Una volta entrata nell’appartamento nel quale vivevo, salutai velocemente mi madre e andai nel bagno. Era di mia abitudine fare una doccia, per pensare a quel che succedeva durante le mie mattinate.
Aprii l’acqua calda e mentre aspettavo si riscaldasse iniziai a liberarmi della maglietta e di quei jeans maledettamente stretti.
Non riuscivo a non pensare al bacio che mi aveva dato Lorenzo. Sì, certo, era un semplice bacio sulla guancia, ma ci conosciamo da nemmeno due giorni, non avevamo tutta quella confidenza… o forse sì.
Ero talmente distratta che mi accorsi solo quando misi un piede nella doccia che indossavo ancora la biancheria, così me ne liberai e mi rilassai al tocco dell’acqua calda sulla mia pelle.
Ripensai un po’ a tutta la situazione che si era creata negli ultimi due giorni: ero tranquillamente fuori scuola, incontro un sconosciuto che poi mi porta a casa sua e scopro chiamarsi Lorenzo, mi accompagna a casa e il giorno dopo mi cerca fuori scuola, mi riaccompagna a casa e mi da un bacio sulla guancia.
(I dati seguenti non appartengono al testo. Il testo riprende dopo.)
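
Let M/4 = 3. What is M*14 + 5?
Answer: 173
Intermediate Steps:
M = 12 (M = 4*3 = 12)
M*14 + 5 = 12*14 + 5 = 168 + 5 = 173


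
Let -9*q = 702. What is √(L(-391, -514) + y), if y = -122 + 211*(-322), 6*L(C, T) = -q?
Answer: I*√68051 ≈ 260.87*I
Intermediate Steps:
q = -78 (q = -⅑*702 = -78)
L(C, T) = 13 (L(C, T) = (-1*(-78))/6 = (⅙)*78 = 13)
y = -68064 (y = -122 - 67942 = -68064)
√(L(-391, -514) + y) = √(13 - 68064) = √(-68051) = I*√68051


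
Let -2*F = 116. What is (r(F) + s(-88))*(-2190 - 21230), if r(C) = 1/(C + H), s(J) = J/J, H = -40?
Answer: -1135870/49 ≈ -23181.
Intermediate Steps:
F = -58 (F = -½*116 = -58)
s(J) = 1
r(C) = 1/(-40 + C) (r(C) = 1/(C - 40) = 1/(-40 + C))
(r(F) + s(-88))*(-2190 - 21230) = (1/(-40 - 58) + 1)*(-2190 - 21230) = (1/(-98) + 1)*(-23420) = (-1/98 + 1)*(-23420) = (97/98)*(-23420) = -1135870/49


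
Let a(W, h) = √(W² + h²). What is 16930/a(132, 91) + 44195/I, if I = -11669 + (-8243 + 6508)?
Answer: -44195/13404 + 3386*√25705/5141 ≈ 102.30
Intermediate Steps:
I = -13404 (I = -11669 - 1735 = -13404)
16930/a(132, 91) + 44195/I = 16930/(√(132² + 91²)) + 44195/(-13404) = 16930/(√(17424 + 8281)) + 44195*(-1/13404) = 16930/(√25705) - 44195/13404 = 16930*(√25705/25705) - 44195/13404 = 3386*√25705/5141 - 44195/13404 = -44195/13404 + 3386*√25705/5141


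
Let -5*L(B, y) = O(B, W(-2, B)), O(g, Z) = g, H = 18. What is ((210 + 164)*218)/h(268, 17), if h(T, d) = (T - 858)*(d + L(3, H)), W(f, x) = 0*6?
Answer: -20383/2419 ≈ -8.4262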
Wow, due giorni movimentatati, direi.
Uscii a malincuore dalla doccia, ma ormai era ora di pranzo e mia madre mi aspettava per mangiare.
Velocemente mi asciugai e indossai della biancheria pulita e una tuta per stare in casa.
«Cos’hai fatto oggi a scuola?» mi chiese curiosa mia madre, mentre prendeva due maccheroni dal piatto.
«Niente» replicai.
«Ogni volta mi dici “niente”. Possibile che in quella scuola non si faccia mai nulla?» scherzò. Ridemmo insieme e quasi si strozzò con un po’ d’acqua.
Lasciai metà piatto di pasta e dando un bacio sulla guancia a mia madre l’avvisai che avrei voluto riposare un po’ e quindi di non disturbarmi.
Appena mi stesi sul letto una miriade di pensieri s’impossessarono della mia mente.
I miei compagni mi avevano insultata, ancora una volta. Non ne potevo più, dovevo reagire. Avevo deciso: nessuno mi avrebbe più messo i piedi in testa.
Stavo per addormentarmi quando il mio cellulare vibrò una volta e pochi secondi dopo anche una seconda. Mi costrinsi ad alzarmi per vedere chi fosse e una volta raggiunto il cellulare sul cellulare c’era un nome che mi fece sorridere: Gabriel, il mio migliore amico.
Tornando a stendermi aprii il messaggio.

“Ehi, ho bisogno di aiuto con francese, oggi posso venire da te?
Ti voglio bene.
Gabriel.”


“Certo che puoi venire! Ci vediamo verso le 17, ok?
Ti voglio bene anche io.
A dopo, Viola.”


“Perfetto. A dopo.”


Quando controlla, poi, chi fosse il mittente del secondo messaggio rimasi piuttosto perplessa: era Lorenzo.